Year : 2012  |  Volume : 5  |  Issue : 1  |  Page : 98--99

Atrial septal aneurysm and stroke


Mohd Razaq, Ravi Kumar Parihar, Ghanshyam Saini 
 Department of Pediatrics, S.M.G.S Hospital, Government Medical College Jammu, Jammu and Kashmir, India

Correspondence Address:
Ravi Kumar Parihar
Department of Pediatrics, S.M.G.S Hospital, Government Medical College Jammu, Jammu and Kashmir
India




How to cite this article:
Mohd Razaq, Parihar RK, Saini G. Atrial septal aneurysm and stroke.Ann Pediatr Card 2012;5:98-99


How to cite this URL:
Mohd Razaq, Parihar RK, Saini G. Atrial septal aneurysm and stroke. Ann Pediatr Card [serial online] 2012 [cited 2019 Sep 21 ];5:98-99
Available from: http://www.annalspc.com/text.asp?2012/5/1/98/93726


Full Text

Sir,

An atrial septal aneurysm (ASA) is a rare but well recognized and localized saccular deformity of the atrial septum that bulges into the right or left atrium with uncertain clinical significance. [1],[2] Diagnosis can be established using transthoracic (TTE) and transesophageal echocardiography. Although these abnormalities are considered clinically benign entities, they have been independently associated with ischemic stroke. [3],[4] We present a small atrial septal aneurysm in a child with left middle cerebral artery (MCA) stroke.

A 6-year-old male presented with vomiting for 2 days and inability to speak with right-sided hemiparesis for 1 day. He was conscious with no other symptoms. Physical examination revealed right facial palsy, a mid systolic murmur best heard at the apex, right upper and lower limb grade IV power with planters up-going, blood pressure was 90/60 mm hg. Electrocardiogram showed sinus rhythm. Chest X-ray was normal. Laboratory findings including complete blood count, liver functions test, erythrocyte sedimentation rate, and cerebrospinal fluid analysis as well as coagulation screening presented no abnormalities. Electroencephalography (EEG) and routine 48 h ambulatory (Holter) ECG were normal.

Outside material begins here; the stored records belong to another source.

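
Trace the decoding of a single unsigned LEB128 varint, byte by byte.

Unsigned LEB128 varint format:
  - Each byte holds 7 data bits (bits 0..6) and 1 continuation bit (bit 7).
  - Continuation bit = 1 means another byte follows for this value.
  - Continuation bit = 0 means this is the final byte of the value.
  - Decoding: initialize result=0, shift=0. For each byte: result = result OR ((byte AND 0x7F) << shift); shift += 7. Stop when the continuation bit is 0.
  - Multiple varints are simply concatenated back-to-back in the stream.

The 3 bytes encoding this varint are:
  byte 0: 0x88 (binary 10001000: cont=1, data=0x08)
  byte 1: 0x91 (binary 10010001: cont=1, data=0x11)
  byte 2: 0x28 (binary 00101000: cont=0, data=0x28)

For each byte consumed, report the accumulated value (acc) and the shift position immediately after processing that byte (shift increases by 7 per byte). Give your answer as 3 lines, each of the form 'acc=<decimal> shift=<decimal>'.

Answer: acc=8 shift=7
acc=2184 shift=14
acc=657544 shift=21

Derivation:
byte 0=0x88: payload=0x08=8, contrib = 8<<0 = 8; acc -> 8, shift -> 7
byte 1=0x91: payload=0x11=17, contrib = 17<<7 = 2176; acc -> 2184, shift -> 14
byte 2=0x28: payload=0x28=40, contrib = 40<<14 = 655360; acc -> 657544, shift -> 21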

Brain computed tomography (CT) scan showed ischemic infarct in the vicinity of left middle cerebral artery. Magnetic resonance imaging of brain confirmed the findings of the CT head, Doppler sonography of lower extremities excluded deep vein thrombosis, and transthoracic echocardiography revealed a small atrial septal aneurysm.

According to Hanley's diagnostic criteria, atrial septum is considered to be aneurysmal, when a dilated segment protrudes at least 15 mm beyond the level surface of the atrial septum. [1] An echo contrast was also performed in order to exclude patent foramen ovale. The images recorded were not diagnostic of right to left shunting. A transesophageal echocardiography confirmed the findings of transthoracic echocardiography [Figure 1]. The patient was started with warfarin in loading doses of 0.2 mg/kg body weight followed by maintenance doses of 0.1 mg/kg B.W. He improved and was discharged from the hospital a week after admission with no neurological deficit.{Figure 1}

An aneurysm of the interatrial septum is an infrequent finding in adult patients. Atrial septal aneurysm is a congenital malformation of the septum primum layer of the interatrial septum but differences between interatrial pressure forces have also been reported as a cause of its development. [1] The widespread availability of transthoracic and transoesophageal echocardiography has identified atrial septum aneurysm with increasing frequency. [5] The frequency of the anomaly in the general adult population is low (2.2%). [1] It has been speculated that ASA is a direct source of thrombus formation. [6] This is supported by anecdotal findings demonstrating thrombotic material within the aneurysmal sac in the patients at autopsy [1] or cardiac surgery. [7] The mechanism of stroke in patients with ASA remains poorly understood. [8] Cerebral embolism might result from paradoxical embolism of venous thrombi across a right to left shunt, passage of a thrombus created on the left atrial side of the aneurysm with atrial fibrillation. [9] In our case, brain CT and MRI demonstrated ischemic infarcts that possibly reflected cryptogenic stroke in a patient with isolated small atrial septal aneurysm. Thrombus formation on the left atrial side of the aneurysm appears to be the most possible underlying mechanism. Bulging of the aneurysm that extends to the portion between the primum and secundum atrial septum and thus leading to a minor interatrial communication that allows paradoxical embolism, which seems to be a less possible explanation.

This case highlights that the presence of an isolated small ASA may be possible risk factor for ischemic stroke even in the pediatric age group; till date there is not much literature available in the pediatric age group. Further prospective studies need to be conducted in order to elucidate the mechanism between such cardiac abnormalities and ischemic cerebral disease.